Lessons from the garden

08-06-2009 2:00 PM

As I've continued on my life's journey, one of the many things that I have learned about myself is that I am a creator/producer.  I like to "make things".  In my early years, it was crafts and sewing.  I'd often just get a piece of fabric and sit down with the scissors and begin cutting and sewing, without a pattern, because I saw in my head what I wanted to create. (Perhaps I was really meant to be a fashion designer.)  My next phase of production was children and the things that I could create through my work at Mary Kay, like products and marketing tools.  As I continued to move up in the organization and focus more on strategy and leading others, I became less involved in the actual day-to-day creation of things.  It took me a few years to figure out that I was actually missing the creating/producing process and the sense of accomplishment that comes at the end when you actually have the "thing" that you envisioned in the beginning.  Since that was no longer a part of my work, I needed to find another way to recapture that feeling and once again satisfy the creator/producer in me.  One of the things that I found was a vegetable garden.  Little did I know when I began this project last fall that it was going to provide me with many valuable lessons that I could apply to other areas of my life.  Maybe they weren't new lessons, but visible reminders of things that have often been forgotten.

Lesson #1 - What a difference a day makes!

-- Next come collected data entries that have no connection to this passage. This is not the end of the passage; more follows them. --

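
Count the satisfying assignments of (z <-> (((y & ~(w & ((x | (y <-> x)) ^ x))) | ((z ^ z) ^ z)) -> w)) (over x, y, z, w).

x | y | z | w || φ
T | T | T | T || T
T | T | T | F || F
T | T | F | T || F
T | T | F | F || T
T | F | T | T || T
T | F | T | F || F
T | F | F | T || F
T | F | F | F || F
F | T | T | T || T
F | T | T | F || F
F | T | F | T || F
F | T | F | F || T
F | F | T | T || T
F | F | T | F || F
F | F | F | T || F
F | F | F | F || F
The formula is true on 6 of the 16 rows.

6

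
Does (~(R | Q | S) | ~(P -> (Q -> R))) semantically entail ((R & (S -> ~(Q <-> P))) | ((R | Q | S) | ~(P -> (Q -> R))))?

no

P | Q | R | S | φ | ψ
- | - | - | - | - | -
T | T | T | T | F | T
T | T | T | F | F | T
T | T | F | T | T | T
T | T | F | F | T | T
T | F | T | T | F | T
T | F | T | F | F | T
T | F | F | T | F | T
T | F | F | F | T | F
F | T | T | T | F | T
F | T | T | F | F | T
F | T | F | T | F | T
F | T | F | F | F | T
F | F | T | T | F | T
F | F | T | F | F | T
F | F | F | T | F | T
F | F | F | F | T | F
At P=T, Q=F, R=F, S=F we have φ true but ψ false, so φ does not entail ψ.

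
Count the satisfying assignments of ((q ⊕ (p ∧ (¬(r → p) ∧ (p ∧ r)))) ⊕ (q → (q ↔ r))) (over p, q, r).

6

  p   |   q   |   r   || (r → p) | ¬(r → p) | (p ∧ r) | (¬(r → p) ∧ (p ∧ r)) | (p ∧ (¬(r → p) ∧ (p ∧ r))) | (q ↔ r) | (q → (q ↔ r)) |   φ  
False | False | False ||   True  |  False   |  False  |        False         |           False            |   True  |      True     |  True
False | False |  True ||  False  |   True   |  False  |        False         |           False            |  False  |      True     |  True
False |  True | False ||   True  |  False   |  False  |        False         |           False            |  False  |     False     |  True
False |  True |  True ||  False  |   True   |  False  |        False         |           False            |   True  |      True     | False
 True | False | False ||   True  |  False   |  False  |        False         |           False            |   True  |      True     |  True
 True | False |  True ||   True  |  False   |   True  |        False         |           False            |  False  |      True     |  True
 True |  True | False ||   True  |  False   |  False  |        False         |           False            |  False  |     False     |  True
 True |  True |  True ||   True  |  False   |   True  |        False         |           False            |   True  |      True     | False
The formula is true on 6 of the 8 rows.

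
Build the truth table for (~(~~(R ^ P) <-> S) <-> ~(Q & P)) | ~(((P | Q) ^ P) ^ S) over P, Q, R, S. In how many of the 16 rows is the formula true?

P | Q | R | S | φ
- | - | - | - | -
T | T | T | T | F
T | T | T | F | T
T | T | F | T | T
T | T | F | F | T
T | F | T | T | T
T | F | T | F | T
T | F | F | T | F
T | F | F | F | T
F | T | T | T | T
F | T | T | F | T
F | T | F | T | T
F | T | F | F | F
F | F | T | T | F
F | F | T | F | T
F | F | F | T | T
F | F | F | F | T
The formula is true on 12 of the 16 rows.

12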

One of the things I look forward to every evening is my post-dinner visit to the two raised beds in the backyard to see what is ripe for the picking today.  With very few exceptions, there is usually something ready to harvest that wasn't ready yesterday.  It reminds me to give other things (ideas, projects, people) the time that they need to "ripen", and that may not necessarily be on MY schedule.  Of course, the growing and ripening doesn't actually happen in the course of 24 hours, but has been happening all along, little by little, since it was planted.  It also reminds me to "sleep on things", because very often a situation can look dramatically different (or at least your perspective on it) the next day.

Lesson #2 - Timing is important, and even though you do everything right it doesn't always work out

Before I did my planting this spring, I researched the last average frost dates for north Texas, which is around the middle of March.  So, that's when I did my planting.  Well, average means just that, sometimes it's earlier and sometimes it's later, and this year was definitely later.  We had two more freezing nights after that, so I lost several of my plants.  I did my research, consulted the experts and followed their advice, and it still didn't work out. That's the way it is with life sometimes; many things are a gamble, with pros and cons on each side of the decision.  You have to land on one side or the other, sometimes you win, sometimes you lose, and sometimes the win or loss maybe due to nothing other than the timing wasn't right.

Lesson #3 - Consistency pays big dividends

Providing consistent amounts of water on a regular schedule makes all the difference in the quality of the vegetables I harvest.  Too much too fast, and the tomatoes crack.  Too little not often enough and they wither and stop producing.  Also, if you don't pick what has been produced, the plant thinks it doesn't need to reproduce anymore, so it stops producing.  Ditto for work, life, exercise, nutrition, relationships, etc.

Lesson #4 - A bountiful harvest comes in many small baskets

Even though all the seeds were planted at the same time, each plant is on it's own schedule, and I find that I harvest a little bit at a time, over a long period of time.  The entire bounty does not all arrive at once.  I think oftentimes we are looking for the big bounty of life to appear, and lose sight of the fact that we've harvested so much already along the way.

Lesson #5 - You can't plant fall without digging up spring

Now's the time to begin the planting of the fall produce.  Challenge is that some of the spring and summer crops are still producing.  There will be no room in the garden for the new fall crops until I get rid of the ones that are left from last season.  Reminds me of how I can't move forward into the future if I'm allowing something from the past to keep me deeply entrenched there.  Sometimes the things we need to "dig up" are deeply rooted, and we may even think that they are still serving some purpose for us; but we can only reap the richness of the future by making room in our lives for new growth and new seeds to be planted.

This a only a handful of what the garden has taught or reminded me of.  There's more,  but perhaps the most important reminder of all is this:  There are lessons to be learned each and every day, right in front of our eyes, from simple and ordinary things, if we are willing to see them.  Look for the lessons.